Sneinton Tunnel
The upper half of the north portal remains, 125 metres south of Carlton Road. Like the tunnel lining, the portal was built elegantly in engineering brick and features substantial buttresses on both sides of the entrance. The northernmost section of tunnel, with its painted sidewall. One refuge remains open in an area used for storage. Accommodating two tracks, the tunnel measures 26 feet wide and 20 feet 6 inches from rail level to the crown. The shooting gallery and pipework for its ventilation/extraction system. To mitigate the risk from ricochets, the refuges in the near-vertical sidewalls have been bricked up. Looking north through the tunnel, rather like an aircraft on its final approach to land. The bank of debris that infills the tunnel's southern entrance is faced with sand. A three-foot high void exists above the infill at the south end.

Extending for just 3.65 miles, the Nottingham Suburban Railway served a collection of communities north-east of the city centre, connecting Trent Lane Junction in Sneinton to the Great Northern Railway’s Derbyshire & Staffordshire Extension at Daybrook. The principal intention was to attract goods traffic from three brickworks situated along the route.

Plans for the line were prepared by engineer Edward Parry and powers granted through a Parliamentary Act which received Royal Assent on 25th June 1886. Significant engineering works were demanded as a result of the area’s topography. The main line had four tunnels with a total length of 1,103 yards, whilst a fifth was driven to reach Thorneywood brickworks. Gradients were stiff, with one section being 1:48.

Awarded the construction contract was J P Edwards of Chester whose tender of £115,000 was the lowest of six received, although it excluded the station buildings. June 1887 had arrived before work got underway. Completion took two years, with 866 navvies contributing at its peak. During one month, 2,840 wagons of spoil were filled and despatched. Four navvies succumbed to fatal accidents, including one who was crushed in a tunnel heading. Also deployed were 67 horses, seven locomotives and 11 portable engines.

The southernmost of the tunnels passed beneath the Patent Brick Company’s yard at Sneinton, thus preventing any disruption to its operations; otherwise it could have been a cutting. Originally intended to be around 300 yards in length, it was cut back at its south end and, as built, was 183 yards long. Accommodating two tracks, it measures 26 feet wide and 20 feet 6 inches from rail level to the crown, and has near-vertical sidewalls into which refuges are built at regular intervals. As with the railway’s other structures, Sneinton Tunnel was faced throughout using Staffordshire blue brindle bricks.

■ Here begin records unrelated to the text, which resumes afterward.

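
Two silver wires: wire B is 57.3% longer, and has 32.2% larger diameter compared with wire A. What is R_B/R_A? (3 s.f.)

R ∝ L/d², so R_B/R_A = (1 + 57.3/100) × (1 + 32.2/100)⁻²
= 1.573 × 0.5722 = 0.900

0.900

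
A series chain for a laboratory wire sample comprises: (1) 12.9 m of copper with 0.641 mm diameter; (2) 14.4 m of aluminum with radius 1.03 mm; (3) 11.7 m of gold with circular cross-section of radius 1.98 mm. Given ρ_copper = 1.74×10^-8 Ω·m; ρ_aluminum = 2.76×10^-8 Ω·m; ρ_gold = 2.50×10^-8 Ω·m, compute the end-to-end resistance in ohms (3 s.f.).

Seg 1: A = π(d/2)² = π(3.2050e-04 m)² = 3.227e-07 m²
R_1 = (1.74×10^-8)(12.9)/(3.227e-07) = 0.6956 Ω
Seg 2: A = πr² = π(1.0300e-03 m)² = 3.333e-06 m²
R_2 = (2.76×10^-8)(14.4)/(3.333e-06) = 0.1192 Ω
Seg 3: A = πr² = π(1.9800e-03 m)² = 1.232e-05 m²
R_3 = (2.50×10^-8)(11.7)/(1.232e-05) = 0.02375 Ω
R_total = R_1 + R_2 + R_3 = 0.839 Ω

0.839 Ω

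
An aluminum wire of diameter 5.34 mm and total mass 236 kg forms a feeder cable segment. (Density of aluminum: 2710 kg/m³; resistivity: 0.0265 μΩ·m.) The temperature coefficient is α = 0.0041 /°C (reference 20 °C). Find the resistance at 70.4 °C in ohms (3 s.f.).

ρ = 0.0265 μΩ·m = 2.65×10^-8 Ω·m
A = π(d/2)² = π(2.6700e-03 m)² = 2.2396e-05 m²
L = m/(density·A) = 236/(2710×2.2396e-05) = 3888 m
R = ρL/A = (2.65×10^-8)(3888)/(2.2396e-05) = 4.601 Ω
R(70.4 °C) = 4.601 × (1 + 0.0041×50.4) = 5.55 Ω

5.55 Ω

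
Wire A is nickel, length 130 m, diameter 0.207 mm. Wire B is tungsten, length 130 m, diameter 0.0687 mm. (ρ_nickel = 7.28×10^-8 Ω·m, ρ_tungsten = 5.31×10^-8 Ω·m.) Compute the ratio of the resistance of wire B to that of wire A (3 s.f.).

R ∝ ρL/d², so R_B/R_A = (ρ_B/ρ_A) × (d_A/d_B)²
= (5.31×10^-8/7.28×10^-8) × (0.207/0.0687)² = 6.62

6.62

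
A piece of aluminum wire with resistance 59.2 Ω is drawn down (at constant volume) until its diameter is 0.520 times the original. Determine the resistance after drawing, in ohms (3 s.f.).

810 Ω

Volume constant ⇒ L' = L/r² with r = 0.52. R' = ρL'/A' = ρ(L/r²)/(πr²d₀²/4) = R/r⁴.
R' = 13.68 × 59.2 = 810 Ω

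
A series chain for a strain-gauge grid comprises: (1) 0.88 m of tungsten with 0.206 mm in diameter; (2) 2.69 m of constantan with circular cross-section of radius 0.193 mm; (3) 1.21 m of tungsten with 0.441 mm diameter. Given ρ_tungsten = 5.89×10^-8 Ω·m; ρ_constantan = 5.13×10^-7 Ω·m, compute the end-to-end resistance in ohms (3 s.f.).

Seg 1: A = π(d/2)² = π(1.0300e-04 m)² = 3.333e-08 m²
R_1 = (5.89×10^-8)(0.88)/(3.333e-08) = 1.555 Ω
Seg 2: A = πr² = π(1.9300e-04 m)² = 1.170e-07 m²
R_2 = (5.13×10^-7)(2.69)/(1.170e-07) = 11.79 Ω
Seg 3: A = π(d/2)² = π(2.2050e-04 m)² = 1.527e-07 m²
R_3 = (5.89×10^-8)(1.21)/(1.527e-07) = 0.4666 Ω
R_total = R_1 + R_2 + R_3 = 13.8 Ω

13.8 Ω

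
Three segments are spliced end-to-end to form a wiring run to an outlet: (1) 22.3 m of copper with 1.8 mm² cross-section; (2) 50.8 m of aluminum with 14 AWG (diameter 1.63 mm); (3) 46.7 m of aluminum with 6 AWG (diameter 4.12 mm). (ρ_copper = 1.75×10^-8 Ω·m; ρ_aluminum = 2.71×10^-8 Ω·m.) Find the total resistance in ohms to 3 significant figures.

0.971 Ω

Seg 1: A = 1.8 mm² = 1.800e-06 m²
R_1 = (1.75×10^-8)(22.3)/(1.800e-06) = 0.2168 Ω
Seg 2: A = π(1.63/2 mm)² = π(8.1500e-04 m)² = 2.087e-06 m²
R_2 = (2.71×10^-8)(50.8)/(2.087e-06) = 0.6597 Ω
Seg 3: A = π(4.12/2 mm)² = π(2.0600e-03 m)² = 1.333e-05 m²
R_3 = (2.71×10^-8)(46.7)/(1.333e-05) = 0.09493 Ω
R_total = R_1 + R_2 + R_3 = 0.971 Ω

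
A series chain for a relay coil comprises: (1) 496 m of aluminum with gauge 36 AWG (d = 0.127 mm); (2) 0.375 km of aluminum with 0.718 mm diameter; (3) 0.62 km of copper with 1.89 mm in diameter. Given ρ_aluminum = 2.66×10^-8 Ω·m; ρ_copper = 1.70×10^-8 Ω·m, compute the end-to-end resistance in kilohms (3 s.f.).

1.07 kΩ

Seg 1: A = π(0.127/2 mm)² = π(6.3500e-05 m)² = 1.267e-08 m²
R_1 = (2.66×10^-8)(496)/(1.267e-08) = 1042 Ω
Seg 2: A = π(d/2)² = π(3.5900e-04 m)² = 4.049e-07 m²
R_2 = (2.66×10^-8)(375)/(4.049e-07) = 24.64 Ω
Seg 3: A = π(d/2)² = π(9.4500e-04 m)² = 2.806e-06 m²
R_3 = (1.70×10^-8)(620)/(2.806e-06) = 3.757 Ω
R_total = R_1 + R_2 + R_3 = 1.07 kΩ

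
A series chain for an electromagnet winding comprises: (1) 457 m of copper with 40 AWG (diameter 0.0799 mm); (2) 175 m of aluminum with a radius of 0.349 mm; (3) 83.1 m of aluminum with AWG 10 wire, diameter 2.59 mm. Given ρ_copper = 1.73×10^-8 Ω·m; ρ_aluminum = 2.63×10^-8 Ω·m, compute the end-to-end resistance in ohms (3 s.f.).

1590 Ω

Seg 1: A = π(0.0799/2 mm)² = π(3.9950e-05 m)² = 5.014e-09 m²
R_1 = (1.73×10^-8)(457)/(5.014e-09) = 1577 Ω
Seg 2: A = πr² = π(3.4900e-04 m)² = 3.826e-07 m²
R_2 = (2.63×10^-8)(175)/(3.826e-07) = 12.03 Ω
Seg 3: A = π(2.59/2 mm)² = π(1.2950e-03 m)² = 5.269e-06 m²
R_3 = (2.63×10^-8)(83.1)/(5.269e-06) = 0.4148 Ω
R_total = R_1 + R_2 + R_3 = 1590 Ω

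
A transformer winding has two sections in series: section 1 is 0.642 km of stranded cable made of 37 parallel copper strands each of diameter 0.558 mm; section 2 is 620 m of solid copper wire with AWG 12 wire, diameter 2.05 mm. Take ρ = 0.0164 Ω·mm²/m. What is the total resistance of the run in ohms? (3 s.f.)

4.24 Ω

ρ = 0.0164 Ω·mm²/m = 1.64×10^-8 Ω·m
Section 1: A_strand = π(2.7900e-04)² = 2.445e-07 m²; R₁ = ρL/(N·A_s) = (1.64×10^-8)(642)/(37×2.445e-07) = 1.164 Ω
Section 2: A = π(2.05/2 mm)² = π(1.0250e-03 m)² = 3.301e-06 m²
R₂ = (1.64×10^-8)(620)/(3.301e-06) = 3.081 Ω
R = R₁ + R₂ = 4.24 Ω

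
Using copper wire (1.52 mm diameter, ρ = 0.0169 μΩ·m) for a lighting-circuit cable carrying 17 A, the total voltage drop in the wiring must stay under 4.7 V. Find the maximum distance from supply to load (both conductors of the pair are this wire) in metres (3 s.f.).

14.8 m

ρ = 0.0169 μΩ·m = 1.69×10^-8 Ω·m
A = π(d/2)² = π(7.6000e-04 m)² = 1.815e-06 m²
L_max = V_max·A/(2·ρI) = (4.7)(1.815e-06)/(2×1.69×10^-8×17) = 14.8 m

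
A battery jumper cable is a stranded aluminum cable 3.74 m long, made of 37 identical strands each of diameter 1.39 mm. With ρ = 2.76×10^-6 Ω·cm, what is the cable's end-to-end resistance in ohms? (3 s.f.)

0.00184 Ω

ρ = 2.76×10^-6 Ω·cm = 2.76×10^-8 Ω·m
A_strand = π(6.9500e-04 m)² = 1.517e-06 m²
R_strand = ρL/A = (2.76×10^-8)(3.74)/(1.517e-06) = 0.06802 Ω
R_total = R_strand/N = 0.06802/37 = 0.00184 Ω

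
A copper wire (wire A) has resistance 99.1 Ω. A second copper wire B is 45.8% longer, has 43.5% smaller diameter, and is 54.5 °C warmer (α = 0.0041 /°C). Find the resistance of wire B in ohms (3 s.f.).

R ∝ ρL/d² with ρ ∝ (1+αΔT), so R_B/R_A = (1 + 45.8/100) × (1 − 43.5/100)⁻² × (1 + 0.0041×54.5)
= 1.458 × 3.133 × 1.223 = 5.588
R_B = 5.588 × 99.1 = 554 Ω

554 Ω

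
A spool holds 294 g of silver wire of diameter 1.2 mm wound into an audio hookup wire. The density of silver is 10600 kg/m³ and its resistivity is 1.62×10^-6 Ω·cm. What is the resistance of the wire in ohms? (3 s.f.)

ρ = 1.62×10^-6 Ω·cm = 1.62×10^-8 Ω·m
A = π(d/2)² = π(6.0000e-04 m)² = 1.1310e-06 m²
L = m/(density·A) = 0.294/(10600×1.1310e-06) = 24.52 m
R = ρL/A = (1.62×10^-8)(24.52)/(1.1310e-06) = 0.351 Ω

0.351 Ω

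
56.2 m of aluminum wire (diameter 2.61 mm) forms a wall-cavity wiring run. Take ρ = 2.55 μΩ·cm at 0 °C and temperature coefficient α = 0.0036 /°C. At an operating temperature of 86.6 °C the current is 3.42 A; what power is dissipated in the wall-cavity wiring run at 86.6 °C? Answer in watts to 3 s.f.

4.11 W

ρ = 2.55 μΩ·cm = 2.55×10^-8 Ω·m
A = π(d/2)² = π(1.3050e-03 m)² = 5.350e-06 m²
R₍0₎ = ρL/A = (2.55×10^-8)(56.2)/(5.350e-06) = 0.2679 Ω
R₍86.6₎ = R₍0₎(1 + αΔT) = 0.2679 × (1 + 0.0036×86.6) = 0.3514 Ω
P = I²R = (3.42)² × 0.3514 = 4.11 W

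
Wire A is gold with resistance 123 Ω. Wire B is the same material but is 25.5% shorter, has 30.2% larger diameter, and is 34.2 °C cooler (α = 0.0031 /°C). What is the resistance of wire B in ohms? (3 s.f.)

48.3 Ω

R ∝ ρL/d² with ρ ∝ (1+αΔT), so R_B/R_A = (1 − 25.5/100) × (1 + 30.2/100)⁻² × (1 − 0.0031×34.2)
= 0.745 × 0.5899 × 0.894 = 0.3929
R_B = 0.3929 × 123 = 48.3 Ω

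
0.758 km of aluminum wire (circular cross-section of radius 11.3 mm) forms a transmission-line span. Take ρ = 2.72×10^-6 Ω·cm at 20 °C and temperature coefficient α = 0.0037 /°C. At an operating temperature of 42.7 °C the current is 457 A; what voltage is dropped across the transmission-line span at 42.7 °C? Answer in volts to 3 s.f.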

Major General Hutchinson inspected the Nottingham Surburban for the Board of Trade on 22nd November 1889. Its opening date was set for 2nd December after an injunction was granted against Mr Edwards, preventing him from interfering with the company’s efforts to comply with the Board of Trade’s requirements, the two parties being in dispute at this time.

The inaugural train left on schedule at 07:45am but encountered Mr Colson, the contractor’s agent, waving a red flag in protest as it passed through the junction onto the new railway. It was decided by officials that the train should proceed, forcing Mr Colson to step off the track. He placed his flag on the rail and the locomotive ran over it. During the return journey, a ticket inspection took place at Thorneywood Station resulting in Mr Edwards - who was in one of the compartments - being reported for travelling without authority.

Although the Nottingham Suburban Railway company was an independent entity, services were operated by the GNR from the outset, the line later being leased to it. However income was meagre and the passenger stations were shut in 1916. Nine years later, the line saw a brief surge of activity as a diversionary route when a section of Mapperley Tunnel collapsed.

The route was reduced to a single track in 1930 and war-time bomb damage caused the southern end’s closure on 8th May 1941. Freight workings from Daybrook continued to supply the brickworks until 1st August 1951. Most of the line was dismantled three years later. During this operation, part of a girder bridge near Trent Lane Junction was dropped onto the Nottingham-Lincoln line, obstructing it for seven hours.

The tunnel at Sneinton is the only one of the five not to have been buried, although only the north portal remains accessible; this is located 125 metres south of Carlton Road. The structure is owned by Nottingham City Council and leased to a gun club. To mitigate the risk of ricochets, all but one of the refuges have been bricked up. At its southern end is a bank of sand in front of the tipped spoil which blocks the entrance.